Żmijowisko to koronkowa robota. Historia precyzyjnie utkana z niełatwych motywów i emocji. Spektrum poruszanych problemów jest naprawdę duże i dotyczy przedstawicieli kilku pokoleń. Mamy tu więc najmłodszych, domagających się uwagi, jeszcze nie zdających sobie sprawy z tego, jaka jest ich rola w życiu ich bliskich, bezradnych w zderzeniu z napotkanymi problemami. Mamy nastolatki, z huśtawką hormonów, potrzebą akceptacji przez rówieśników, zbuntowane, uzależnione od smartfonów, znudzone, agresywne, zakompleksione, podatne na wpływy, przeżywające pierwsze miłości, zawody. Mamy trzydziestolatków, dorosłych znajdujących się na tym etapie życia, kiedy coś się zaczyna, coś się kończy, szalone czasy studiów i tamtejsze znajomości wciąż tkwią w nich mocno, a jednocześnie założone rodziny domagają się stabilizacji i rozsądku. Jest i to starsze pokolenie, niegotowe na zmiany wymuszane przez młodych i inne czasy, przywiązane do swych zasad, stanowcze w swych osądach, nieugięte w wielu kwestiach.
Zebranie takiej ekipy w jednym miejscu, na przestrzeni pozornie rozległej, w rzeczywistości dość klaustrofobicznej, uwalnia wiele emocji. Leje się alkohol, pojawiają narkotyki. Odżywają uczucia. Te dobre i te złe. Nawiązują się nowe relacje, na starych pojawiają rysy.
Destrukcyjna moc uczuć
Żmijowisko to emocjonalna bomba. To mnogość ciekawych, prawdziwych ludzkich portretów i nie mniej interesujących motywów. Od tych przyziemnych związanych z brakiem pieniędzy czy perspektyw po te stuprocentowo nasycone emocjami jak miłosne rozterki czy zazdrość. Będzie o radzeniu sobie z utratą bliskiej osoby, o żałobie przeżywanej na różne sposoby, różnicy w postrzeganiu świata przez przedstawicieli poszczególnych pokoleń, o marzeniach, nadziejach, szansach, o zdradzie, rozpaczy, odrzuceniu. Będą zwykłe, codzienne troski i te nieco bardziej abstrakcyjne dla przeciętnego człowieka, choć wciąż prawdziwe, życiowe, jak choćby postrzeganie celebrytów, reguły rządzące światem wydawnictw książkowych czy po prostu mediów.

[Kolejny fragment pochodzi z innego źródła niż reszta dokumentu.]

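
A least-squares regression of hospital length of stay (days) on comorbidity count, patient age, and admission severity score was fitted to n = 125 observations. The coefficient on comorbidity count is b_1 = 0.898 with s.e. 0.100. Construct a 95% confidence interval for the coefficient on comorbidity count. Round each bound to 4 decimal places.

(0.7000, 1.0960)

df = n − k − 1 = 125 − 3 − 1 = 121.
t* = t_{0.025, 121} = 1.979764.
Margin = t* × SE = 1.979764 × 0.100 = 0.197976.
CI: 0.898 ± 0.197976 → (0.7000, 1.0960).
With 95% confidence, each one-unit increase in comorbidity count is associated with a change of between 0.7000 and 1.0960 days in hospital length of stay, holding the other predictors fixed.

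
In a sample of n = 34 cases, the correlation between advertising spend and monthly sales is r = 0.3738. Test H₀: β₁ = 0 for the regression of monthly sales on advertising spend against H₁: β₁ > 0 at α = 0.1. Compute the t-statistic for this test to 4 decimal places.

t = 2.2798

t = r·√(n − 2)/√(1 − r²) = 0.3738·√32/√0.860274 = 2.2798.
df = n − 2 = 32.
One-sided p ≈ 0.0147, which is < 0.1, so reject H₀.
There is evidence of a linear association between advertising spend and monthly sales.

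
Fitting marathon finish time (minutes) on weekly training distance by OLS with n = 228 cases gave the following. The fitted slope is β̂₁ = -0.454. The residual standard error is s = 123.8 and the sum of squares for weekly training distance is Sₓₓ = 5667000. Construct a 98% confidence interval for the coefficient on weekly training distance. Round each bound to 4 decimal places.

SE(β̂₁) = s/√Sₓₓ = 123.8/√5667000 = 0.0520049.
df = n − 2 = 226.
t* = t_{0.01, 226} = 2.342961.
Margin = t* × SE = 2.342961 × 0.0520049 = 0.121845.
CI: -0.454 ± 0.121845 → (-0.5758, -0.3322).
With 98% confidence, each one-unit increase in weekly training distance is associated with a change of between -0.5758 and -0.3322 minutes in marathon finish time.

(-0.5758, -0.3322)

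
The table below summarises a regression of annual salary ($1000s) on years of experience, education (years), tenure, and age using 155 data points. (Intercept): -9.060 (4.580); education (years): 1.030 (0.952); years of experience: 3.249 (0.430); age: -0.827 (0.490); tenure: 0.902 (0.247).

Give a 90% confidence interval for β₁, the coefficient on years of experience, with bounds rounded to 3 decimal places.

(2.537, 3.961)

Read off: b = 3.249, SE = 0.430 for years of experience.
df = n − k − 1 = 155 − 4 − 1 = 150.
t* = t_{0.05, 150} = 1.655076.
Margin = t* × SE = 1.655076 × 0.430 = 0.71168.
CI: 3.249 ± 0.71168 → (2.537, 3.961).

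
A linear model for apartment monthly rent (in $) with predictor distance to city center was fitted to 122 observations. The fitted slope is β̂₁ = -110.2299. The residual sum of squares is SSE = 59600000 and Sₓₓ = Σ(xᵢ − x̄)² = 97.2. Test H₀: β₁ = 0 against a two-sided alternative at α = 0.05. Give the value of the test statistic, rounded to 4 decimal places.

MSE = SSE/(n − 2) = 59600000/120 = 496667.
SE(β̂₁) = √(MSE/Sₓₓ) = √(496667/97.2) = 71.4824.
t = -110.2299 / 71.4824 = -1.5421.
df = n − 2 = 120.
Two-sided p ≈ 0.1257, which is ≥ 0.05, so fail to reject H₀.
The data do not give significant evidence of an association between distance to city center and apartment monthly rent.

t = -1.5421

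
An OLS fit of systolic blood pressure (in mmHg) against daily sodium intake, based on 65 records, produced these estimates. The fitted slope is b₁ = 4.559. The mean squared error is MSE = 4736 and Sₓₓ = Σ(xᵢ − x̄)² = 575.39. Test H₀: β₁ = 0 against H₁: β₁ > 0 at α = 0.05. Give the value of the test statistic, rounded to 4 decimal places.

SE(b₁) = √(MSE/Sₓₓ) = √(4736/575.39) = 2.86896.
t = 4.559 / 2.86896 = 1.5891.
df = n − 2 = 63.
One-sided p ≈ 0.0585, which is ≥ 0.05, so fail to reject H₀.
The data do not give significant evidence that the true slope on daily sodium intake is positive.

t = 1.5891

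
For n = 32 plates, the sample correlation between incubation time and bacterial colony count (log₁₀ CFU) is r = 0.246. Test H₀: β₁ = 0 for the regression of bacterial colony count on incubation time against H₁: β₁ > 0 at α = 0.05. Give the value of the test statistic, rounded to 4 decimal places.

t = 1.3901

t = r·√(n − 2)/√(1 − r²) = 0.246·√30/√0.939484 = 1.3901.
df = n − 2 = 30.
One-sided p ≈ 0.0874, which is ≥ 0.05, so fail to reject H₀.
The data do not give significant evidence of a linear association between incubation time and bacterial colony count.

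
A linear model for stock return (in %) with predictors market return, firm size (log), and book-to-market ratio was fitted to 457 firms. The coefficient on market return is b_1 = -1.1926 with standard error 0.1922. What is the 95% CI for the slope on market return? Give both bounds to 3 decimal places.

(-1.570, -0.815)

df = n − k − 1 = 457 − 3 − 1 = 453.
t* = t_{0.025, 453} = 1.965215.
Margin = t* × SE = 1.965215 × 0.1922 = 0.37771.
CI: -1.1926 ± 0.37771 → (-1.570, -0.815).
With 95% confidence, each one-unit increase in market return is associated with a change of between -1.570 and -0.815 % in stock return, holding the other predictors fixed.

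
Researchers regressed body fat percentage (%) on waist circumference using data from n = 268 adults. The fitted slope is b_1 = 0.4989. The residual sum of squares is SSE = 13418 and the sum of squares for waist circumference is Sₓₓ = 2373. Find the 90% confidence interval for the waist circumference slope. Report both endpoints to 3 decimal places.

(0.258, 0.740)

MSE = SSE/(n − 2) = 13418/266 = 50.4436.
SE(b_1) = √(MSE/Sₓₓ) = √(50.4436/2373) = 0.145799.
df = n − 2 = 266.
t* = t_{0.05, 266} = 1.650602.
Margin = t* × SE = 1.650602 × 0.145799 = 0.24066.
CI: 0.4989 ± 0.24066 → (0.258, 0.740).
With 90% confidence, each one-unit increase in waist circumference is associated with a change of between 0.258 and 0.740 % in body fat percentage.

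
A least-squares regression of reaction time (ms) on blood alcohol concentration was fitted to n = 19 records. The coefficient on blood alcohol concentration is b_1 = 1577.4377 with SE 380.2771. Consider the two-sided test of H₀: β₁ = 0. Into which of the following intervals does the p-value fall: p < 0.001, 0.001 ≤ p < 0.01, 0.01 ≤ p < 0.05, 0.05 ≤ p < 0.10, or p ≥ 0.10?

p < 0.001

t = 1577.4377 / 380.2771 = 4.148.
df = n − 2 = 19 − 2 = 17.
Two-sided p = 2·P(T_{17} > |t|) ≈ 0.0007.
So p < 0.001.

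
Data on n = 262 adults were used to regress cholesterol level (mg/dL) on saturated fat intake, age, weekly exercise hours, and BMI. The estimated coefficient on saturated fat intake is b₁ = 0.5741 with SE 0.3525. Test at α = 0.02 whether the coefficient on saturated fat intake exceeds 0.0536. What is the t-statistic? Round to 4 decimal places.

H₀: β₁ = 0.0536 vs H₁: β₁ > 0.0536.
t = (b₁ − β₁⁰)/SE = (0.5741 − 0.0536) / 0.3525 = 1.4766.
df = n − k − 1 = 262 − 4 − 1 = 257.
One-sided p ≈ 0.0705, which is ≥ 0.02, so fail to reject H₀.
The data do not give significant evidence that the true slope on saturated fat intake exceeds 0.0536 mg/dL per unit, holding the other predictors fixed.

t = 1.4766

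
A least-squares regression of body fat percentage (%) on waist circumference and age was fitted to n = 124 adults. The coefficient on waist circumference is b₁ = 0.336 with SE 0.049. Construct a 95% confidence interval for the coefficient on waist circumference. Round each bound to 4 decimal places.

(0.2390, 0.4330)

df = n − k − 1 = 124 − 2 − 1 = 121.
t* = t_{0.025, 121} = 1.979764.
Margin = t* × SE = 1.979764 × 0.049 = 0.097008.
CI: 0.336 ± 0.097008 → (0.2390, 0.4330).
With 95% confidence, each one-unit increase in waist circumference is associated with a change of between 0.2390 and 0.4330 % in body fat percentage, holding the other predictors fixed.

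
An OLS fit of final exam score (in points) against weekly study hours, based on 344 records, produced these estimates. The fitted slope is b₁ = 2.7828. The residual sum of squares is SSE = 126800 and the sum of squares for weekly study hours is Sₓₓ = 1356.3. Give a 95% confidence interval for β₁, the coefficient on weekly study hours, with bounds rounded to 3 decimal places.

(1.754, 3.811)

MSE = SSE/(n − 2) = 126800/342 = 370.76.
SE(b₁) = √(MSE/Sₓₓ) = √(370.76/1356.3) = 0.52284.
df = n − 2 = 342.
t* = t_{0.025, 342} = 1.966925.
Margin = t* × SE = 1.966925 × 0.52284 = 1.02839.
CI: 2.7828 ± 1.02839 → (1.754, 3.811).
With 95% confidence, each one-unit increase in weekly study hours is associated with a change of between 1.754 and 3.811 points in final exam score.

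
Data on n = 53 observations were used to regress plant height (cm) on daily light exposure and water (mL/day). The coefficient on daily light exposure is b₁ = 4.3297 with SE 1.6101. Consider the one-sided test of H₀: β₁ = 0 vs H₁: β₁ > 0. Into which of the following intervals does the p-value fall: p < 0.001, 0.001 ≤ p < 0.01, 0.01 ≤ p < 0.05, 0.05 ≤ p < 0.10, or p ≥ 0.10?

0.001 ≤ p < 0.01

t = 4.3297 / 1.6101 = 2.689.
df = n − k − 1 = 53 − 2 − 1 = 50.
One-sided p = P(T_{50} > t) ≈ 0.0049.
So 0.001 ≤ p < 0.01.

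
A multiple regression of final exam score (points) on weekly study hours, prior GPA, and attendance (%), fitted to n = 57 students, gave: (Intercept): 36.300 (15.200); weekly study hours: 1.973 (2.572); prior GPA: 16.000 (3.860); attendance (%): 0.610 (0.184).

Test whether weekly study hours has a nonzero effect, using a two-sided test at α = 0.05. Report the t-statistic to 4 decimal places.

Read off: b = 1.973, SE = 2.572 for weekly study hours.
H₀: β₁ = 0 vs H₁: β₁ ≠ 0.
t = 1.973 / 2.572 = 0.7671.
df = n − k − 1 = 57 − 3 − 1 = 53.
Two-sided p ≈ 0.4464, which is ≥ 0.05, so fail to reject H₀.
The data do not give significant evidence of an association between weekly study hours and final exam score, after adjusting for the other predictors.

t = 0.7671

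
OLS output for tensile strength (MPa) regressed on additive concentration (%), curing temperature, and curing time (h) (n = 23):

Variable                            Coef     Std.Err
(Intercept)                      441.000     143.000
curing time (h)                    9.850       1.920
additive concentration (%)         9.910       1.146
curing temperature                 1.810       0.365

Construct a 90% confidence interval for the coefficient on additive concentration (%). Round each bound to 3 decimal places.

Read off: b = 9.910, SE = 1.146 for additive concentration (%).
df = n − k − 1 = 23 − 3 − 1 = 19.
t* = t_{0.05, 19} = 1.729133.
Margin = t* × SE = 1.729133 × 1.146 = 1.98159.
CI: 9.910 ± 1.98159 → (7.928, 11.892).

(7.928, 11.892)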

Wojciech Chmielarz po raz kolejny nie pozostawia złudzeń. Bogaty może więcej, wpływowy z bitwy wyjdzie z tarczą, a na układy i znajomości trudno cokolwiek poradzić, gdy jest się wyrzuconym poza nawias. Autor tworzy bardzo ciekawe postaci i świetnie je wykorzystuje do poprowadzenia kolejnych wątków, nie zawsze typowych. Ot, choćby czarnoskóra celebrytka polsko-nigeryjskiego pochodzenia okaże się nie tylko bohaterką wątku rasistowskiego, ale i pozwoli zwrócić uwagę na temat wojny w Nigerii i ludobójstwa, które zakończyło marzenie o niepodległej Biafrze.
Żmijowisko to powieść o uczuciach tak silnych, że aż destrukcyjnych, o tragedii, która niszczy, o emocjach, nad którymi trudno zapanować. To właśnie one, niczym jad żmii zabijają powoli, podstępnie, od środka.